Un certain nombre des compétiteurs vont rester sur le bord du chemin, alors qu’il est sur que certains autres,  essayeront de monter dans le train qui va partir, en espérant y trouver une place en première classe.

 

Quinze jours de folies verbales nous attendent, car comme à l’habitude, les premiers résultats ne satisfont personne. Normal dans une course à étape. Certains n’ont pourtant pas démérité alors que certains autres ont particulièrement manié la démagogie. Mais c’est le jeu ma pauvre Lucette !

 

J’irais jusqu’à affirmer qu’il m’a semblé à moi, qu’il se trouvait même des propositions complètement folles, pour en pas dire dangereuses et certaines autres très attendrissantes.
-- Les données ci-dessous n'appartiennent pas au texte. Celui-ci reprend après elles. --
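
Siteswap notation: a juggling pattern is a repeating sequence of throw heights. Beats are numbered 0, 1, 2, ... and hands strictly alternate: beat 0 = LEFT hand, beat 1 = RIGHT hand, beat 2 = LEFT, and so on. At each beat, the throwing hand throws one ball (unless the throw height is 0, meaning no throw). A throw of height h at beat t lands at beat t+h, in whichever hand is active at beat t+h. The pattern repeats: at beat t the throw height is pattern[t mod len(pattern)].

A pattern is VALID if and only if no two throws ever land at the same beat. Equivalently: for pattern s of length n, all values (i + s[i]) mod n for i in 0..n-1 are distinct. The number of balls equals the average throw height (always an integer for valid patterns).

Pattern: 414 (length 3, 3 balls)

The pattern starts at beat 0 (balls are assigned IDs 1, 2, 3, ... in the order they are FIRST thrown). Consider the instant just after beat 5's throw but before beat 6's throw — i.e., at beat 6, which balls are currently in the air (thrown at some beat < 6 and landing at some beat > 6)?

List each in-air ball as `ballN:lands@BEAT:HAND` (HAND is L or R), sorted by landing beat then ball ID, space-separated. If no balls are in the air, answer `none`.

Beat 0 (L): throw ball1 h=4 -> lands@4:L; in-air after throw: [b1@4:L]
Beat 1 (R): throw ball2 h=1 -> lands@2:L; in-air after throw: [b2@2:L b1@4:L]
Beat 2 (L): throw ball2 h=4 -> lands@6:L; in-air after throw: [b1@4:L b2@6:L]
Beat 3 (R): throw ball3 h=4 -> lands@7:R; in-air after throw: [b1@4:L b2@6:L b3@7:R]
Beat 4 (L): throw ball1 h=1 -> lands@5:R; in-air after throw: [b1@5:R b2@6:L b3@7:R]
Beat 5 (R): throw ball1 h=4 -> lands@9:R; in-air after throw: [b2@6:L b3@7:R b1@9:R]
Beat 6 (L): throw ball2 h=4 -> lands@10:L; in-air after throw: [b3@7:R b1@9:R b2@10:L]

Answer: ball3:lands@7:R ball1:lands@9:R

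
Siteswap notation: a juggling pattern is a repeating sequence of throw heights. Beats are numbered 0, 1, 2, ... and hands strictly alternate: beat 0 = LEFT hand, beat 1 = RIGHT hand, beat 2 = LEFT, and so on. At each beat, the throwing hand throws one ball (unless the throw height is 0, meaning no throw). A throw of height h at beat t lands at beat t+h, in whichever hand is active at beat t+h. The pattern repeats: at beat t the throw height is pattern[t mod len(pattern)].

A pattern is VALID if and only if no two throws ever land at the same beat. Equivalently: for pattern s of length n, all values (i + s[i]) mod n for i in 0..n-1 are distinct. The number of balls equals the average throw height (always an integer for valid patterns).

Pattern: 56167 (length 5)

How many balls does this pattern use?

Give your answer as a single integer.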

Mais c’est à chaque fois comme cela, que ça se passe.

 

Pour ma part, je prends acte tout en me rappelant des grands moments historiques qui ont fondé notre pays. Des ruptures, des combats des petits phrases et bien d’autres choses encore. Bien sur le passé est  dépassé, mais quand même, l’histoire se répète toujours, enfin j’en suis convaincu.

 

Le balancier passe d’une extrémité à l’autre, sans jamais rester sur la position médiane et c’est sans doute comme cela que la société ne reste pas figée et qu’elle progresse. A chaque crise, succède une période de calme, pour ne pas dire d’ennui et c’est sans doute pour cela que les hommes aiment s’affronter sur tous les terrains.

 

Ce qui m’ennuie,  moi qui ne prends plus parti dans ces échanges là, c’est qu’il me semble que certains ont une peur panique, de perdre quelque chose dont ils  se sentent propriétaires, sans  ne plus rien ressentir des drames vécus par ceux qui voudraient sans doute pouvoir exister  un peu plus, parce que pour eux, être, c’est souvent pas grand-chose ou pire plus grand-chose.

 

Alors que penser ?

 

Sans doute qu’il faut savoir apprécier ce que la vie nous donne, car quand tout dépend des autres, c’est quand même moins évident d’y trouver son compte que quand on peut décider par soi -même, de la direction qu'on souhaite donner à sa vie.